Monday, April 24, 2006

NUCO Nurses May 1937

NUCO Journal

The County Officers Gazette

May 1937



Letter from Reginald Ruttledge

I once heard a certain Trade Union leader declare that he had been trying to organise Nurses for twenty years, and had given it up as a bad job. He was good enough to add that he wished the best of luck to anyone else who thought they could manage such a hopeless job.

As an interested observer, I have been watching the attempts which have been consistently made over the past year or two by Councillor Mrs Beatrice Drapper, J.P., and Nurse Iris Brook, S.R.N.,S.C.M., to enrol such workers in this Union.

Did I say " workers "? Yes, deliberately. For it is surely high time that that ridiculous superiority complex fostered for so many years by starchy

Matrons was rooted out and consigned to the deepest depths of perdition. Of all workers in the world to-day, Nurses and Miners are surely the most worthy of that high and noble title—the most worthy, too, to be linked together in the bonds of Trade Union comradeship. Both are essential to our life and well being—both are subject to shameless exploitation; but where the Miner is becoming more and more master of his destiny, the Nurse is still a slave to outworn conventions. By the thorny, and often bloody, path of ceaseless agitation, the Miner is, by gradual process, seizing for himself greater comfort, a larger share of the fruits of his toil—he is able to force the attention of the public to his needs by startling action; but the Nurse is debarred, by the very nature of the profession', from anything but verbal protest against injustice. Even that, by long and diabolical custom, is, she is told, " un-dignified." She must carry on and endure the vilest conditions, the longest hours, the most wretched remuneration. Why? Because the Matron had to do it when she was young. Because it is her job to serve, and not to grumble. Because sacrifice of self is ennobling; the endurance of discomfort and hardship and long hours on sore feet all in the direct line of succession to the Florence Nightingale tradition, a tradition that Florence Nightingale never intended.

It won't do. That hypocricy must be de-bunked, once and for all. There is not one of us who has not the deepest respect, the most reverent admiration, for the profession of nursing. There is not one of us who does not associate the sight of a nurse's uniform with the ministration of angels.

That respect and reverence will not suffer at the thought of nurses as " workers," willing still to give their utmost to their service.

But, at the same time demanding of us what they serve, that they should be treated as human beings, and not as feeling less machines.

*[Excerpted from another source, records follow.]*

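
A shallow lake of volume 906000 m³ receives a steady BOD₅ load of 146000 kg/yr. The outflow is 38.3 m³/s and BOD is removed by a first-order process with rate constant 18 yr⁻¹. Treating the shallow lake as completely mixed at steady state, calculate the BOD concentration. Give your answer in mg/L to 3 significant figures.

0.119 mg/L

Outflow Q = 38.3 m³/s × 3.156e+07 s/yr = 1.209e+09 m³/yr.
Steady-state CSTR mass balance: W = Q·C + k·V·C, so C = W/(Q + kV).
Q + kV = 1.209e+09 + 18·906000 = 1.225e+09 m³/yr.
C = 146000/1.225e+09 = 0.0001192 kg/m³ = 0.1192 mg/L.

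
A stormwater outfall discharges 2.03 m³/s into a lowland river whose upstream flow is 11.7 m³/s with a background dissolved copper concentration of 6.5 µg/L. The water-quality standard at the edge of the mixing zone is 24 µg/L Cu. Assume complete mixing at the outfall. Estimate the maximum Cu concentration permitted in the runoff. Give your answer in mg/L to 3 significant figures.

6.5 µg/L = 0.0065 mg/L.
24 µg/L = 0.024 mg/L.
Mass balance: 0.024·13.73 = 2.03·Cₑ + 11.7·0.0065.
Cₑ = (0.3295 − 0.07605) / 2.03 = 0.1249 mg/L.

0.125 mg/L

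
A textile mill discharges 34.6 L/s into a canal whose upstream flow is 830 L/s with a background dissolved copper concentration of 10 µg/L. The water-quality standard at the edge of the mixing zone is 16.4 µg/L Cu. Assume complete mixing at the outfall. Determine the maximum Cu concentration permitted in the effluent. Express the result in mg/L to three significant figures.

0.170 mg/L

34.6 L/s = 0.0346 m³/s.
830 L/s = 0.83 m³/s.
10 µg/L = 0.01 mg/L.
16.4 µg/L = 0.0164 mg/L.
Mass balance: 0.0164·0.8646 = 0.0346·Cₑ + 0.83·0.01.
Cₑ = (0.01418 − 0.0083) / 0.0346 = 0.1699 mg/L.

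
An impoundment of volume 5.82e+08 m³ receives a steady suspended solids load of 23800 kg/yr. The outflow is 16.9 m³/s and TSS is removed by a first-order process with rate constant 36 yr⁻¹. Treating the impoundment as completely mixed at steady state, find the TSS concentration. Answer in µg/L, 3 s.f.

Outflow Q = 16.9 m³/s × 3.156e+07 s/yr = 5.333e+08 m³/yr.
Steady-state CSTR mass balance: W = Q·C + k·V·C, so C = W/(Q + kV).
Q + kV = 5.333e+08 + 36·5.82e+08 = 2.149e+10 m³/yr.
C = 23800/2.149e+10 = 1.108e-06 kg/m³ = 0.001108 mg/L = 1.108 µg/L.

1.11 µg/L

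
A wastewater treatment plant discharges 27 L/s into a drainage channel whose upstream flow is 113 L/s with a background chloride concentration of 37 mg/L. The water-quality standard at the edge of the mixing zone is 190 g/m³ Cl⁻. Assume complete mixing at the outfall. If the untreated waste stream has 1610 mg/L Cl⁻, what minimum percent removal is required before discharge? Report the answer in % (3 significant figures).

48.4 %

27 L/s = 0.027 m³/s.
113 L/s = 0.113 m³/s.
Mass balance: 190·0.14 = 0.027·Cₑ + 0.113·37.
Cₑ = (26.6 − 4.181) / 0.027 = 830.3 mg/L.
Required removal = 1 − 830.3/1610 = 48.43 %.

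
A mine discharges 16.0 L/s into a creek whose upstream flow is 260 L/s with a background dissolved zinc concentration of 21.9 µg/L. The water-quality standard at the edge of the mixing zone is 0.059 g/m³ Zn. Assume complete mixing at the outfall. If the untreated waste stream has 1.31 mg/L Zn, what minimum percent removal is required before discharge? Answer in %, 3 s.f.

16.0 L/s = 0.016 m³/s.
260 L/s = 0.26 m³/s.
21.9 µg/L = 0.0219 mg/L.
Mass balance: 0.059·0.276 = 0.016·Cₑ + 0.26·0.0219.
Cₑ = (0.01628 − 0.005694) / 0.016 = 0.6619 mg/L.
Required removal = 1 − 0.6619/1.31 = 49.48 %.

49.5 %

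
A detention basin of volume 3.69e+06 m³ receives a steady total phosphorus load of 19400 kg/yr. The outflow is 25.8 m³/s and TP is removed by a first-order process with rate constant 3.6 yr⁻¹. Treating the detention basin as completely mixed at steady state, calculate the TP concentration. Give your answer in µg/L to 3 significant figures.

23.4 µg/L

Outflow Q = 25.8 m³/s × 3.156e+07 s/yr = 8.142e+08 m³/yr.
Steady-state CSTR mass balance: W = Q·C + k·V·C, so C = W/(Q + kV).
Q + kV = 8.142e+08 + 3.6·3.69e+06 = 8.275e+08 m³/yr.
C = 19400/8.275e+08 = 2.344e-05 kg/m³ = 0.02344 mg/L = 23.44 µg/L.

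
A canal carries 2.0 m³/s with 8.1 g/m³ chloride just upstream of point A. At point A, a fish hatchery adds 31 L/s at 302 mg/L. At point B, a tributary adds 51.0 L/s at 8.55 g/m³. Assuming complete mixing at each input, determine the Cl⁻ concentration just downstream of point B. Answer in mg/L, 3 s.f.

31 L/s = 0.031 m³/s.
After input A: C = (2·8.1 + 0.031·302) / 2.031 = 12.59 mg/L.
51.0 L/s = 0.051 m³/s.
After input B: C = (2.031·12.59 + 0.051·8.55) / 2.082 = 12.49 mg/L.

12.5 mg/L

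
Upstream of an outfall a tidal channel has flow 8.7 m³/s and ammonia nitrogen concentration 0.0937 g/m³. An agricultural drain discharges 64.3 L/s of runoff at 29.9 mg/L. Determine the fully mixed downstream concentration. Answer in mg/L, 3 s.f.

0.312 mg/L

64.3 L/s = 0.0643 m³/s.
By mass balance at complete mixing, C = (0.0643·29.9 + 8.7·0.0937) / (0.0643 + 8.7) = 2.738/8.764 = 0.3124 mg/L.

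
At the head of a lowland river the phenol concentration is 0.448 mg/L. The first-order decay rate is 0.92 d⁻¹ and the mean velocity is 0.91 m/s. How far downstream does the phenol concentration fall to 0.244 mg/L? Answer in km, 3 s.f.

From C = C₀·e^(−kt), t = ln(C₀/C)/k = ln(0.448/0.244)/0.92 = 0.6076/0.92 = 0.6605 d.
Distance = v·t = 0.91 m/s × 5.706e+04 s = 5.193e+04 m = 51.93 km.

51.9 km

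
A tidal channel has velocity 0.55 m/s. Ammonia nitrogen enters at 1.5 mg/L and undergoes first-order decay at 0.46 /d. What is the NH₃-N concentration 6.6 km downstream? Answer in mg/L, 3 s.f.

1.41 mg/L

Travel time t = 6.6 km / 0.55 m/s = 6600/0.55 = 1.2e+04 s = 0.1389 d.
First-order decay: C = 1.5·exp(−0.46·0.1389) = 1.5·0.9381 = 1.407 mg/L.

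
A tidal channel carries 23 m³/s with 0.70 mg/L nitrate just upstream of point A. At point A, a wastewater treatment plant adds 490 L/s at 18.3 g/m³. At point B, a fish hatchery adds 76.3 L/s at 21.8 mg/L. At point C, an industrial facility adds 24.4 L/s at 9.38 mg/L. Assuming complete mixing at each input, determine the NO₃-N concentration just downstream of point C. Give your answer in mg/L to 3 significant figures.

1.14 mg/L

490 L/s = 0.49 m³/s.
After input A: C = (23·0.7 + 0.49·18.3) / 23.49 = 1.067 mg/L.
76.3 L/s = 0.0763 m³/s.
After input B: C = (23.49·1.067 + 0.0763·21.8) / 23.57 = 1.134 mg/L.
24.4 L/s = 0.0244 m³/s.
After input C: C = (23.57·1.134 + 0.0244·9.38) / 23.59 = 1.143 mg/L.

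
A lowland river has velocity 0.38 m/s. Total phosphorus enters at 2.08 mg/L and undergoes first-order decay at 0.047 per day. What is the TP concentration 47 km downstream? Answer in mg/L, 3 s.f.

Travel time t = 47 km / 0.38 m/s = 4.7e+04/0.38 = 1.237e+05 s = 1.432 d.
First-order decay: C = 2.08·exp(−0.047·1.432) = 2.08·0.9349 = 1.945 mg/L.

1.94 mg/L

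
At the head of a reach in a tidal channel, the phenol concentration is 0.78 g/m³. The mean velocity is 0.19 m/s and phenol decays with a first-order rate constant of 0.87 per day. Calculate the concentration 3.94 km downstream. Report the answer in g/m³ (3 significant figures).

0.633 g/m³

Travel time t = 3.94 km / 0.19 m/s = 3940/0.19 = 2.074e+04 s = 0.24 d.
First-order decay: C = 0.78·exp(−0.87·0.24) = 0.78·0.8116 = 0.633 g/m³.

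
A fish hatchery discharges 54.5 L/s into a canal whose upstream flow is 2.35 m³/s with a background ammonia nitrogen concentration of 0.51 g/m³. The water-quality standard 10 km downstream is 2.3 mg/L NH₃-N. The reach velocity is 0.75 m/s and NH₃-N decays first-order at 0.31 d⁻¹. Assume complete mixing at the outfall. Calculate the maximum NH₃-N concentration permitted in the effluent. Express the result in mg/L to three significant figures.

54.5 L/s = 0.0545 m³/s.
Travel time to the compliance point: t = 1e+04/0.75 = 1.333e+04 s = 0.1543 d; decay factor exp(−0.31·0.1543) = 0.9533.
So the concentration just after mixing may be at most 2.3/0.9533 = 2.413 mg/L.
Mass balance: 2.413·2.405 = 0.0545·Cₑ + 2.35·0.51.
Cₑ = (5.801 − 1.199) / 0.0545 = 84.46 mg/L.

84.5 mg/L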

There is but one way to force home upon public attention the crying need for reform of nurses conditions. That is by the trade Union road - the high road to happier life. Direct action is denied – individual protest is impossible. What is left ? Nursing associations, run by the same people who most bitterly oppose reform ? No, a Membership of a TRADE UNION openly and definitely avowed to reduce hours, to increase remuneration, to fight all injustice, to oppose unceasingly any and all imposition.

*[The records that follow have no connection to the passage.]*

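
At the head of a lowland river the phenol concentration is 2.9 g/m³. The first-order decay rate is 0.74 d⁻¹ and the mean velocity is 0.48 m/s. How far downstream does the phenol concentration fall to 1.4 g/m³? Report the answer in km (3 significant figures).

40.8 km

From C = C₀·e^(−kt), t = ln(C₀/C)/k = ln(2.9/1.4)/0.74 = 0.7282/0.74 = 0.9841 d.
Distance = v·t = 0.48 m/s × 8.503e+04 s = 4.081e+04 m = 40.81 km.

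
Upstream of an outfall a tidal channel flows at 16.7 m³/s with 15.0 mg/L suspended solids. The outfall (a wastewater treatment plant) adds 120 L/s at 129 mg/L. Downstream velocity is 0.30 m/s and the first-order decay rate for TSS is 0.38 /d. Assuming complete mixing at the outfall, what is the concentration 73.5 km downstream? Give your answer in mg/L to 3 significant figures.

120 L/s = 0.12 m³/s.
After complete mixing, C₀ = (0.12·129 + 16.7·15) / 16.82 = 15.81 mg/L.
Travel time t = 7.35e+04 m / 0.30 m/s = 2.45e+05 s = 2.836 d.
C = 15.81·exp(−0.38·2.836) = 15.81·0.3404 = 5.383 mg/L.

5.38 mg/L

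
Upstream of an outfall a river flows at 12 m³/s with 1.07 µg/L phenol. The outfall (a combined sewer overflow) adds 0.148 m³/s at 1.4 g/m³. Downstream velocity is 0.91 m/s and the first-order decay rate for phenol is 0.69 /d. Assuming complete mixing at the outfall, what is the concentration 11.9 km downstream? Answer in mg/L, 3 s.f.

1.07 µg/L = 0.00107 mg/L.
After complete mixing, C₀ = (0.148·1.4 + 12·0.00107) / 12.15 = 0.01811 mg/L.
Travel time t = 1.19e+04 m / 0.91 m/s = 1.308e+04 s = 0.1514 d.
C = 0.01811·exp(−0.69·0.1514) = 0.01811·0.9008 = 0.01632 mg/L.

0.0163 mg/L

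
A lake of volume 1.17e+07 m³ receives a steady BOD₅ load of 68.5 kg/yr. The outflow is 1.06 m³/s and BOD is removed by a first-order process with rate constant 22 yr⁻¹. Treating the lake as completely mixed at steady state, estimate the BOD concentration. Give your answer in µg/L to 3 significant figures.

0.236 µg/L

Outflow Q = 1.06 m³/s × 3.156e+07 s/yr = 3.345e+07 m³/yr.
Steady-state CSTR mass balance: W = Q·C + k·V·C, so C = W/(Q + kV).
Q + kV = 3.345e+07 + 22·1.17e+07 = 2.909e+08 m³/yr.
C = 68.5/2.909e+08 = 2.355e-07 kg/m³ = 0.0002355 mg/L = 0.2355 µg/L.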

The Nursing Section of the National Union of County Officers is growing up in this spirit, It is slow, I know. I know, too, that the leaders of the Section, not forgetting Dr H. Morgan, Patrick McHugh, Doris Westmacott, will not give in.

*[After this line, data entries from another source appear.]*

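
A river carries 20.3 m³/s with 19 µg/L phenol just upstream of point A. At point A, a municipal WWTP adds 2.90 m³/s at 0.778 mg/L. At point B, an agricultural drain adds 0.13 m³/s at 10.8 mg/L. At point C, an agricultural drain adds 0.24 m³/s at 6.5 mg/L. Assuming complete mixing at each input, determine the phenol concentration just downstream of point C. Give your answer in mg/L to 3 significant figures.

0.238 mg/L

19 µg/L = 0.019 mg/L.
After input A: C = (20.3·0.019 + 2.9·0.778) / 23.2 = 0.1139 mg/L.
After input B: C = (23.2·0.1139 + 0.13·10.8) / 23.33 = 0.1734 mg/L.
After input C: C = (23.33·0.1734 + 0.24·6.5) / 23.57 = 0.2378 mg/L.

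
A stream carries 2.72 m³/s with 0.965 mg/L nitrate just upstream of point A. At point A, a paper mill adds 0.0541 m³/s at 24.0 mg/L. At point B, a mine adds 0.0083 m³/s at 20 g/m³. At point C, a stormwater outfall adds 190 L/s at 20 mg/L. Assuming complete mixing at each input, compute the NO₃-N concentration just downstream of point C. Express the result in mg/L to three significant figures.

After input A: C = (2.72·0.965 + 0.0541·24) / 2.774 = 1.414 mg/L.
After input B: C = (2.774·1.414 + 0.0083·20) / 2.782 = 1.47 mg/L.
190 L/s = 0.19 m³/s.
After input C: C = (2.782·1.47 + 0.19·20) / 2.972 = 2.654 mg/L.

2.65 mg/L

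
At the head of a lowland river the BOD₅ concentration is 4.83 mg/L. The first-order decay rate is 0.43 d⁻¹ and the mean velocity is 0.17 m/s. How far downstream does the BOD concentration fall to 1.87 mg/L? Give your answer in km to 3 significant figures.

From C = C₀·e^(−kt), t = ln(C₀/C)/k = ln(4.83/1.87)/0.43 = 0.9489/0.43 = 2.207 d.
Distance = v·t = 0.17 m/s × 1.907e+05 s = 3.241e+04 m = 32.41 km.

32.4 km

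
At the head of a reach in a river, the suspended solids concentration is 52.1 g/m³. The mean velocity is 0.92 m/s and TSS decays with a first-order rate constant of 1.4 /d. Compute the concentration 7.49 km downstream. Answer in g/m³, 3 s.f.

45.7 g/m³

Travel time t = 7.49 km / 0.92 m/s = 7490/0.92 = 8141 s = 0.09423 d.
First-order decay: C = 52.1·exp(−1.4·0.09423) = 52.1·0.8764 = 45.66 g/m³.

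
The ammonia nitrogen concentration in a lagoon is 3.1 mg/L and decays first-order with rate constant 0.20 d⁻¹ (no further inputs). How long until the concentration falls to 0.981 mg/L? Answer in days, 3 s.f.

t = ln(C₀/C)/k = ln(3.1/0.981)/0.20 = 1.151/0.20 = 5.753 d.

5.75 d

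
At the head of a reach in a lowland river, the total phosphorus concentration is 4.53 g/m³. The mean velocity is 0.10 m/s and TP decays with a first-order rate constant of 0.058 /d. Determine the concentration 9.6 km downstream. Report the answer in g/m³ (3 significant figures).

Travel time t = 9.6 km / 0.10 m/s = 9600/0.10 = 9.6e+04 s = 1.111 d.
First-order decay: C = 4.53·exp(−0.058·1.111) = 4.53·0.9376 = 4.247 g/m³.

4.25 g/m³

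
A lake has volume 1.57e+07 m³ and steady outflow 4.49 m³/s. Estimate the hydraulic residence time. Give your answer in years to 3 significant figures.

0.111 yr

Q = 4.49 m³/s × 3.156e+07 s/yr = 1.417e+08 m³/yr.
Hydraulic residence time τ = V/Q = 1.57e+07/1.417e+08 = 0.1108 yr.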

That is why I take this opportunity of appealing to all Nurses who may read this article to stand out no longer, but to throw their weight into the fight for humanising their service, which the people I have mentioned, with the N.U.C.O. behind them, carrying on to final victory.

REGINALD RUTTLEDGE

NOTE.—The Section is campaigning vigorously with special regard at the moment to the South Western London Area. Meetings have been held at Brompton, Hither Green, Wandsworth, Lewisham and Ladywell, and other meetings are projected. Branch Secretaries will be kept informed, and any information regarding the responsibilities in this direction will be welcomed by Beatrice Drapper.—Editor.